Belajar seorang muslim juga tidak melulu ilmu-ilmu dunia saja. Begitu sebaliknya, seorang muslim juga tidak hanya belajar tentang ilmu akhirat an sich. Keduanya harus seimbang agar kehidupan akhirat bisa diraih tanpa meninggalkan kehidupan dunia. Seorang muslim yang pintar ilmu fisika dan matematika, juga wajib bagi dirinya untuk belajar ilmu Islam. Bahkan, belajar dien ini hukumnya adalah fardhu ain bagi tiap-tiap muslim. Belajar ilmu dunia juga penting tapi hukumnya sebatas fardhu kifayah yang apabila ada muslim lain yang sudah mempelajarinya, maka gugurlah kewajiban itu. Jadi, disini kita bisa menempatkan skala prioritas belajar kita pada tempat yang seharusnya. Jangan malah kebalik-balik ya.

 

Untuk orang tua

Anak adalah cermin diri orang tua. Kita tak ingin cermin dibelah karena buruk rupa orang yang bercermin. Maksudnya adalah menjadi apa dan siapa anak-anak kita kelak, itu tergantung apa yang ditanamkan dan diajarkan orang tua pada anak-anaknya. Biarlah mungkin kita dulu didogma tujuan belajar adalah agar mudah mencari kerja dan dapat gaji yang banyak. Tapi janganlah itu kita teruskan pada anak-anak yang akan menjadi penerus generasi ini. Kita putus lingkaran ini dan kita buat lingkaran baru dengan memahamkan pada anak bahwa tujuan belajar adalah semata-mata demi meraih ridho Allah. Betapa Allah akan meninggikan derajat orang-orang yang berilmu pengetahuan.

Kita tanamkan pada anak-anak kita agar mereka menjadi generasi sebagaimana para salafus salih terdahulu. Mereka cerdas dalam ilmu dunia semisal matematika, fisika, kimia, bahasa asing dan lain sebagainya. Tapi pada saat yang sama mereka juga ahli dalam ilmu fiqh, tafsir, hadits dan hafidz al-Quran. Dunia dan akhirat seimbang. Jangan sampai anak-anak kita pintar fisika dan matematika tapi sholatnya malas. Boro-boro hafidz al-Quran, baca al-Quran-nya saja tak bisa. Naudzhubillah. Jangan pula anak-anak kita menjadi anak-anak yang seolah-olah rajin sholat tapi ternyata akhlaknya bejat.

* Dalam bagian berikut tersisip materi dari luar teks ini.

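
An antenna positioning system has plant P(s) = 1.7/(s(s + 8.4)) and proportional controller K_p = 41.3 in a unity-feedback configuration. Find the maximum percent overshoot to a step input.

From 1 + K_pP(s) = 0: s² + 8.4s + 70.21 = 0 ⇒ ω_n = 8.379, ζ = 0.5012.
%OS = 100·exp(−πζ/√(1−ζ²)) = 100·exp(−π·0.5012/√0.7488) = 16.2%.

16.2%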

Kita tanamkan pada diri anak-anak bahwa bekerja itu tidak harus berada di kantor. Tidak pula harus menjadi PNS sehingga menghalalkan segala cara dengan menyuap agar bisa diterima. Belajar adalah benar-benar mempelajari apa yang dibutuhkan oleh kehidupan. Ajari anak kita untuk survive dalam kondisi apa pun. Krisis moneter, pemecatan massal, ambruknya ekonomi dunia karena sistem kapitalis, itu semua tak akan merisaukan dirinya. Bekal keimanan yang kuat cukup sudah sebagai modal untuk bisa berdiri tangguh menantang zaman.

 

Finally…

Belajar itu ternyata tak semenakutkan seperti yang kamu bayangkan. Mulai sekarang luruskan niat kamu, tujuan kamu dan pehamaman kamu tentang makna belajar. Nggak ada yang melarang kamu untuk fesbuk-an, sms-an, nyetel musik, atau hal-hal mubah lainnya sakadar untuk refreshing. Tapi kamu kudu tahu diri dong dan bertanggung jawab terhadap diri kamu sendiri. Kamu kudu tahu kapan harus belajar, kapan harus fesbuk-an dan kapan harus istirahat.

Yakin deh, itu semua demi kebaikan kamu kok. Nggak usah menunggu diperintah ortu bila waktu belajar tiba. Bahkan belajar itu juga nggak harus menunggu waktu-waktu tertentu. Kamu aja sms-an juga nggak menunggu jam-jam tertentu kan? Bila untuk sms-an aja bisa, maka untuk belajar so pasti lebih bisa. Sms-an yang nggak akan keluar ulangan aja kamu bela-belain apalagi belajar yang pastinya bikin kamu lebih pintar dan bijak, maka harus lebih dibela-belain.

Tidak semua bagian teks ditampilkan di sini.